The Hutchins family were longtime members of the First Congregational Church of Beverly, established in the late seventeenth century and headed ever since by a Hale as if the position was hereditary. The congregational churches throughout Essex County supported slavery based on Biblical references and constitutional phrases. The federal Fugitive Slave Act of 1850 extended the legal grip of slaveholders into New England and created Sunday uproars such as this one in 1851.
From the pulpit, Mr. Hale, about to open his mouth and answer as best he could, watched Josiah Hutchins and other men walk stolidly out of his church. Scenes like this played out in the towns across Essex County, challenging a church that was being left behind on the moral issue of the century. Political sentiments against slavery burst forth and hardened among the pews of the most established church in New England.
***
Later that Sunday Josiah explained to his daughter Jenny why he had walked out of Mr. Hales’s church that morning.
“When I was a lad in 1820, my father Timothy took me and several journeymen to Boston to find out the market prices for the shoes similar to those we were making. This short sail from Beverly to Boston was an exciting adventure for me. The boatman unloaded us and the bags of shoes we carried near the leather district. Shoemakers were busy in little shops all over the neighborhood, turning out lined brogans much as we did. As my father suspected, they got a better price per pair. Something else surprised him. His attention became fixed on a colored man working away at his bench among the Boston jours.
“My father excused himself for interrupting the man’s work. The maker was lasting the shoe to size, which can be tricky. After this task was finished, the man looked up quizzically at my father. ‘Good day to you, sir,’ he remarked.
“‘And to you. That’s very good work you are doing. Where did you learn your craft?’
“The colored man rose from his bench, standing a little over five feet tall, of medium weight, closely cropped hair, bright brown eyes, and supple hands. He dressed much like the other jours.
“‘My name is Toby Kincaid, and I learned to make shoes on a Virginia plantation. Yes, I am a runaway slave, and Boston has protected me so far. You see, my former master hired me out as a shoemaker all year long to various towns and villages, collecting all of my wages. I received nothing for my work. Any man would find this intolerable.’
“My father nodded in agreement. ‘How did you escape?’

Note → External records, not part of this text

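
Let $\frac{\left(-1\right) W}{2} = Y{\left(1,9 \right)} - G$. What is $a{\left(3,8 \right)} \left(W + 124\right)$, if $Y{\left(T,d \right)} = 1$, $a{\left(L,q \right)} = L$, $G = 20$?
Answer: $486$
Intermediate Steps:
$W = 38$ ($W = - 2 \left(1 - 20\right) = \left(-2\right) \left(-19\right) = 38$)
$a{\left(3,8 \right)} \left(W + 124\right) = 3 \left(38 + 124\right) = 3 \cdot 162 = 486$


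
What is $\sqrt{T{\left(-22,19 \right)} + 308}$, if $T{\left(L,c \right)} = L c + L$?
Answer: $2 i \sqrt{33} \approx 11.489 i$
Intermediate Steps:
$T{\left(L,c \right)} = L + L c$
$\sqrt{T{\left(-22,19 \right)} + 308} = \sqrt{- 22 \left(1 + 19\right) + 308} = \sqrt{\left(-22\right) 20 + 308} = \sqrt{-440 + 308} = \sqrt{-132} = 2 i \sqrt{33}$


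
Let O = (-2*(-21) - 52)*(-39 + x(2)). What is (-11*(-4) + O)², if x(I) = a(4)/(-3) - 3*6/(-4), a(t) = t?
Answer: 1456849/9 ≈ 1.6187e+5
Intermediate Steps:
x(I) = 19/6 (x(I) = 4/(-3) - 3*6/(-4) = 4*(-⅓) - 18*(-¼) = -4/3 + 9/2 = 19/6)
O = 1075/3 (O = (-2*(-21) - 52)*(-39 + 19/6) = (42 - 52)*(-215/6) = -10*(-215/6) = 1075/3 ≈ 358.33)
(-11*(-4) + O)² = (-11*(-4) + 1075/3)² = (44 + 1075/3)² = (1207/3)² = 1456849/9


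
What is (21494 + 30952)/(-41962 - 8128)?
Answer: -26223/25045 ≈ -1.0470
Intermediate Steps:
(21494 + 30952)/(-41962 - 8128) = 52446/(-50090) = 52446*(-1/50090) = -26223/25045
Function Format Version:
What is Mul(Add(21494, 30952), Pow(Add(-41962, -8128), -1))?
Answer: Rational(-26223, 25045) ≈ -1.0470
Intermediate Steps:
Mul(Add(21494, 30952), Pow(Add(-41962, -8128), -1)) = Mul(52446, Pow(-50090, -1)) = Mul(52446, Rational(-1, 50090)) = Rational(-26223, 25045)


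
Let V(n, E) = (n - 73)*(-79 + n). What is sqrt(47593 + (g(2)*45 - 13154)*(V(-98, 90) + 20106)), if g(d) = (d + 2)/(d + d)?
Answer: 4*I*sqrt(41268254) ≈ 25696.0*I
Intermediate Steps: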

“‘The coast of Virginia can be a bridge to freedom if you can find the right ship’s captain, and coastal shipping and privateering was quite active in 1812. Paid my passage by mending the barefoot sailors’ port shoes. When we landed in New York City, the captain handed me some small coins. I walked to Boston, stopping occasionally to earn enough to pay my way. The jours in this shop all hate the idea of slavery and welcomed me. I have worked here faithfully ever since.
“‘Allow me to add, sir, that no slaves are content; they all wish freedom. Some make accommodation with the masters for better food and cabins with marriages respected as well, but it all can change in an instant. Every slave fears the slave auctions. This why all slaves wish to be free.’
“‘Quite a speech,’ my father Timothy later remarked to me.
“And I have never forgotten the earnest passion of that colored shoemaker, Jenny, and have ever since been an anti-slavery man.’”
In the 1630s, five men from Salem Town in colonial Massachusetts received generous land grants from the English government in adjacent territory controlled by Native Americans. Conveniently, a “plague” had wiped out those Agawam Indians, who lived on forested lands north of Salem. The settlers organized their own church in 1667 and one year later incorporated the town of Beverly. Jenny Proctor Hutchins was a direct descendant of Roger Conant, one of those first settler families. The town’s rich meadows, the timber and game from its forests, its commercial proximity to Salem and Boston by sea, and the bounty of fishes caught off its shores gave Beverly townsfolk a good start.